Они молча прихлебывали тепловатое вино, думая каждый о своем. Каждый из них в своей жизни был на такой вершине, выше которой, казалось, было только небо, и каждый, опускаясь на землю, ощущал земную неуютность, которая вновь устремляла мысль творца в неведомое.
– Я порой думаю, зачем мне этот вертикально взлетающий дракон, – проговорил Яковлев. – Что мне, нормальных самолетов мало? С ними одно удовольствие работать. Вон смотрите, какой красавец идет, – он поднял голову вверх, – наш Як-42…
Высоко в небе пророкотал самолет, оставляя за собой расширяющуюся белую полоску, слегка подсвеченную уходящим солнцем.
– Но нет, нам ведь надо в незнаемое, непознанное, там, где шею свернуть можно. Знаем ведь, и – лезем.
– Но ведь только на таких прогресс и держится, Александр Сергеевич. Тот, кто боится шею свернуть, тот не станет надувать «дымом поганым» баллон и садиться в корзину, чтобы увидеть мир с высоты птичьего полета.
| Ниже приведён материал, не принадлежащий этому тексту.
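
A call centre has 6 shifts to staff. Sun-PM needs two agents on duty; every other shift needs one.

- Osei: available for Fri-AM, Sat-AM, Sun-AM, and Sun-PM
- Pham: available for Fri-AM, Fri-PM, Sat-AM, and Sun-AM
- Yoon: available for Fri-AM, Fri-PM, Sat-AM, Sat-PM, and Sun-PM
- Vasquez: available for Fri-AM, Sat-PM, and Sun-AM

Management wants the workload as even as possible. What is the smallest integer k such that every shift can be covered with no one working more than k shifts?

2

With 4 agents and 7 worker-slots to fill, someone must work at least ⌈7/4⌉ = 2 shifts, so k ≥ 2.
k = 2 works: Fri-AM→Vasquez, Fri-PM→Pham, Sat-AM→Osei, Sat-PM→Yoon, Sun-AM→Pham, Sun-PM→Osei+Yoon.
Loads: Osei 2, Pham 2, Yoon 2, Vasquez 1 — all ≤ 2.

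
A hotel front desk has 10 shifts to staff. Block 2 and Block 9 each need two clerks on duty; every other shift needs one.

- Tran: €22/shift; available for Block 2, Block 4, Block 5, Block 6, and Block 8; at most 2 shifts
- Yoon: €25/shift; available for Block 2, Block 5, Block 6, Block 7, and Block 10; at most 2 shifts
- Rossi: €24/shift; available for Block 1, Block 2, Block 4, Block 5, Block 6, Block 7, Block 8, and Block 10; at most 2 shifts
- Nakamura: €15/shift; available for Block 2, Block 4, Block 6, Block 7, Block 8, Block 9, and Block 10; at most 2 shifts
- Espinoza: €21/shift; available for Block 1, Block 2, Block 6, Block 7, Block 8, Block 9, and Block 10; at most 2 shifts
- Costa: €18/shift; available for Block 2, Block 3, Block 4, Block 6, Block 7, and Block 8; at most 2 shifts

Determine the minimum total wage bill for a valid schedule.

€250

Block 3 can only be covered by Costa, so that assignment is forced.
Block 9 can only be covered by Nakamura and Espinoza, so that assignment is forced.
Picking the cheapest available clerk for each shift independently would cost €205, but that ignores the shift limits.
An optimal schedule: Block 1→Rossi, Block 2→Espinoza+Costa, Block 3→Costa, Block 4→Tran, Block 5→Tran, Block 6→Nakamura, Block 7→Yoon, Block 8→Rossi, Block 9→Nakamura+Espinoza, Block 10→Yoon.
Total: 24 + 21 + 18 + 18 + 22 + 22 + 15 + 25 + 24 + 15 + 21 + 25 = €250.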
Кто любит пробовать свежее вино под ласковый шорох прибоя, тот не ступит на палубу какой-нибудь утлой каравеллы, чтобы искать неведомые земли. А без тех, кто рискует шею сломать, были бы невозможны ни «Одиссея», ни гагаринский полет.
– Вы философ, однако, товарищ Березняк. Не за это вас клеймит на каждой коллегии наш министр Дементьев?
– Я ему неприятности доставил после своей командировки в Германию в 1946 году.
– Это как же?
– Я был в трофейной команде по розыску ракетных секретов, но, помимо них, я нашел там в концлагере свою родную сестру. И чтобы избежать неминуемых в этих случаях фильтрационных лагерей, проверок-перепроверок, потом своих лагерей, я отправил ее в Союз на нашем самолете вместе с обломками ракет. Про это, конечно, дознались, ну и Дементьеву, как ответственному руководителю, врезали, а он по возвращении – мне. Так что вот такие дела…
– Отважный вы человек, Александр Яковлевич. Ишь ты, «минуя фильтрационные лагеря». Сами могли там оказаться.
– Ну, к чести его, Дементьева, надо сказать, что он этого как раз и не допустил. Запрятал меня в Подберезье, вот там я и по сей день.
– Подберезье это что, Дубна?
– Она самая. Там я сначала с немцами работал, а теперь ОКБ крылатых ракет там организовалось. Кстати, он очень болезненно отнесся к письму, что мы с вами написали по самолету Як-28 и нашей ракете Х-28. Опустил очки на кончик носа, посмотрел поверх них и сказал: «Что дозволено Юпитеру, то не положено быку».
– Уж не на латыни ли? – расхохотался Яковлев.
– На чистом русском, с русским крепким продолжением.
– О, на это он мастер. Можно сказать, виртуоз. Мне он поостерегся это говорить. Я ведь тоже могу ему кое-что сказать… Трудные у нас отношения с ним, но что поделаешь… Но, как говорится, министров не выбирают, а что касается Дементьева, то при всем том, это очень крепкий министр, и, поверьте, его будут вспоминать – он для отрасли сделал много. Не зря Сталин вычленил его из множества других… Ну, а что касается личных качеств, то что уж там, у всех этого – воз и маленькая тележка, как сейчас принято выражаться. Жаль если нас будут не по делам вспоминать, не по самолетам, ракетам, моторам, вертолетам, а по слухам и сплетням… А может быть и такое. Вон Сталина как полощут. И кто!
Яковлев поставил недопитый стакан на мокрый стол и поднялся – высокий, еще моложавый, красивый мужчина.
Подошел официант и протянул счет – четыре рубля шестьдесят копеек. Березняк с Яковлевым переглянулись и расхохотались – ни у того, ни у другого не было денег. Большие начальники, которых возили на персональных машинах, которых кормили в казенных столовых, хлопали себя по карманам, зная, что денег в них нет.
Официант начал сердиться:
– Четыре рубля шестьдесят копеек с вас… Почему смеемся?